# Two Questions: Plant ID and Why Roots So Long



## dr3167 (Feb 18, 2011)

First thread, so hello. Just started growing tank plants this year after my old 18W T8 died on my free 29g.

My first question is why is my Alternanthera Roseafolia growing a massive root system from the entire length of its stem?

See roots before:









And roots now:









Lastly, what is this plant? I had it written down, but I have since lost the paper. Sorry about the blurriness; my camera skills and this bowfront add up to terrible photos.


----------



## dr3167 (Feb 18, 2011)

Oh yeah. Tank specs:

Hardware --->
29Tall Bowfront (24x12x24inches)
24W T5HO x3 8 hours per day
DIY C02 2L (want pressurized just don't want to pay for it) ceramic counter/diffuser @ 1 Bubble per Second
C02 checker green to greenish yellow just before lights out, air stone for surface agitation at night

Ferts --->
Seachem Comprehensive half cap 2x per week
Seachem Excel 2x per week
Seachem Flourish Tabs
CaribSea eco Complete Substrate

Stuff I do --->
20% water changes weekly
Tank is not overstocked


----------



## Darkblade48 (Jan 28, 2008)

For your aerial roots problem, it could be that you are not giving enough fertilizers. You have a lot of light for your aquarium, and your fertilizing regimen does not seem to be following EI dosing amounts, so you are likely starving your plants.

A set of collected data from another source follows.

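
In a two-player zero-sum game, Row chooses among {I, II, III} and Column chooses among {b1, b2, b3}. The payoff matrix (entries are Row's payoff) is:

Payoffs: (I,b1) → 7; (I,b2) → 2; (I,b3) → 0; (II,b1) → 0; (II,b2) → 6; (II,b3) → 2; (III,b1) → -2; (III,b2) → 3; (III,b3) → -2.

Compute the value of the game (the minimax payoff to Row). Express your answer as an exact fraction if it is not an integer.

14/9

Row minima: I → 0, II → 0, III → -2; maximin = 0.
Column maxima: b1 → 7, b2 → 6, b3 → 2; minimax = 2.
0 ≠ 2, so there is no saddle point; optimal play is mixed.
III is strictly dominated by II, so Row never plays it.
b2 is strictly dominated by b3 (it gives Row strictly more in every row), so Column never plays it.
On the remaining 2×2 (I, II vs b1, b3):
Let Row play I with probability p. Expected payoff against b1: 7p + 0(1−p) = 7p; against b3: 0p + 2(1−p) = −2p + 2.
Setting these equal: 7p = −2p + 2 ⇒ 9p = 2 ⇒ p = 2/9, and the value is (7)·(2/9) = 14/9.
For Column: with q = P(b1), equating I's and II's payoffs gives 7q = −2q + 2 ⇒ q = 2/9.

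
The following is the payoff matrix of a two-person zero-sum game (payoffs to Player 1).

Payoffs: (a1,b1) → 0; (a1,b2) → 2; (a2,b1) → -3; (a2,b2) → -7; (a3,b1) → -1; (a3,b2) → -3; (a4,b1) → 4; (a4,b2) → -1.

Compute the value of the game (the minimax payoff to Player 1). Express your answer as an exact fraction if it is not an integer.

8/7

Row minima: a1 → 0, a2 → -7, a3 → -3, a4 → -1; maximin = 0.
Column maxima: b1 → 4, b2 → 2; minimax = 2.
0 ≠ 2, so there is no saddle point; optimal play is mixed.
a2 is strictly dominated by a1, so Player 1 never plays it.
a3 is strictly dominated by a1, so Player 1 never plays it.
On the remaining 2×2 (a1, a4 vs b1, b2):
Let Player 1 play a1 with probability p. Expected payoff against b1: 0p + 4(1−p) = −4p + 4; against b2: 2p + (-1)(1−p) = 3p − 1.
Setting these equal: −4p + 4 = 3p − 1 ⇒ −7p = -5 ⇒ p = 5/7, and the value is (-4)·(5/7) + 4 = 8/7.
For Player 2: with q = P(b1), equating a1's and a4's payoffs gives −2q + 2 = 5q − 1 ⇒ q = 3/7.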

As for your plant ID, it appears to be _Hygrophila corymbosa_ 'compact'


----------



## dr3167 (Feb 18, 2011)

Ah, will have to research EI a little more. Thanks for your help.


----------



## chriscro (Dec 3, 2010)

some plants have roots throughout their system naturally, other plants even use these root systems to anchor to other objects within the tank and can even multiple this way.

nothing to worry about many of plants do it.


----------



## qwerty (Dec 15, 2009)

I was gonna say hygro. Corymbosa Compact as well. So +1 for that.


----------